Jules Adler
Peindre sous la Troisième République
Au Palais Lumière, à Évian
Du 3 mars 2018 au 21 mai 2018
Par Colette de Lucia (texte & photos)
C'est surtout au petit peuple des villes, Paris essentiellement, où il vit et où sa carrière débute qui l'intéressent. Sa peinture coïncide à l’engouement pour le naturalisme du régime républicain installé depuis 1870 qui se manifeste. En effet, ces années correspondent bel et bien au développement d’un langage singulier au sein du naturalisme, celles des toiles comme La Rue, Les Las, La Soupe des Pauvres où l’artiste affirme une palette sombre pour peindre la misère sociale. Cette misère pareille à celles des mineurs de Charleroi qu'il représente dans ce « pays noir », à celles qu'il a découvert en allant au Creusot observer, dessiner et peindre les luttes des ouvriers des usines Schneider.
Bien sûr, son parcours a été jalonné d'hésitations entre une peinture qui se voulait très engagée socialement et une vision plutôt existentialiste de la société. De plus, sa peinture était tantôt épaisse tantôt pâteuse, avec une touche brossée quasi impressionniste, et d'une bonne facture, lissée, sans oublier le dessin, très présent qu’il adoptera pour finir, après la sale guerre de 14 -18.
Cette bouleversante exposition est l'occasion exceptionnelle de contempler l’œuvre complexe de ce peintre, qui alterne entre modernité et académisme.
Colette de Lucia
Jules Adler montre très tôt des prédispositions pour le dessin, et envisage d’abord une carrière de professeur. En 1882, sa famille installée à Paris, il s’inscrit à l’Ecole nationale des arts décoratifs, puis à l’Académie Julian, dans l’atelier de William Bouguereau et Tony Robert-Fleury. Décidé à devenir peintre, il intègre finalement l’Ecole des Beaux-Arts en 1884. Il échoue deux fois au prix de Rome rompant ainsi avec le parcours classique de la formation des peintres d’histoire: « Ce que je décide sérieuse(sic) aussi c’est d’abandonner d’une façon absolue le concours de Rome qui au point de vue de l’école actuelle ressemble à une poutre qui vous couperait votre chemin » (4 mai 1891)

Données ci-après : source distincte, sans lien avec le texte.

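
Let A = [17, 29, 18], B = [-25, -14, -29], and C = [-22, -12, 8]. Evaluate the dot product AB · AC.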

Il présente en 1887 une toile dans la section dessin du Salon des artistes français: Portrait de mon ami Clément Brun. Avec « La Transfusion du sang de chèvre » en 1882, il répond à sa première commande. La toile est admise au Salon et suscite l’intérêt de certaines critiques: ce succès d’estime lance la carrière du jeune Adler..
Les joies populaires
Les joies populaires est une toile qui ouvre un nouveau pan de la production d’Adler: la représentation de scènes de vie parisienne. Parallèlement aux figures des humbles habitants des Faubourgs, Adler illustre également des citadins dans des scènes empreintes de gaieté. Un groupe de passants, peints en plain pied, se rassemble autour de musiciens et profite de cette manifestation dans une ambiance joyeuse. Plus que sur le spectacle, Adler se focalise sur les spectateurs, des couples et des familles venus de divertir. Des couleurs chaudes et une lumière douce de fin de journée ensoleillée viennent parfaire l’idée d’un bonheur simple.
Luxeuil et la Franche-Comté
Si Adler houe des amitiés fortes à l’Académie Julian, Luxeuil et le milieu franc-comtois demeurent des points d’ancrage solides. En 1932, il peint son Vieux Luxeuil et le présente comme un « portrait de famille ». Cette famille l’épaule en permanence: le sénateur Jeanneney et le député Couyba, défenseur des Beaux-Arts à l’Assemblée nationale, usent de leur influence pour accompagner la carrière de l’artiste, tandis que le journaliste et le philosophe Lucien Berbedette - l’ami Barbedette - devient son premier biographe.
Ces soutiens débouchent en 1933 sur la création du musée Adler, puis sur la commande d’un ensemble décoratif pour l’établissement thermal de Luxeuil. Six toiles - dont cinq encore visibles aujourd’hui - sont réalisées entre 1939 et 1945. Dans une manière sobre et solide, Adler peint côte à côte des figures à l’antique, évoluant autour d’Hygie, déesse grecque de la santé et de l’hygiène, et des groupes de baigneurs contemporains.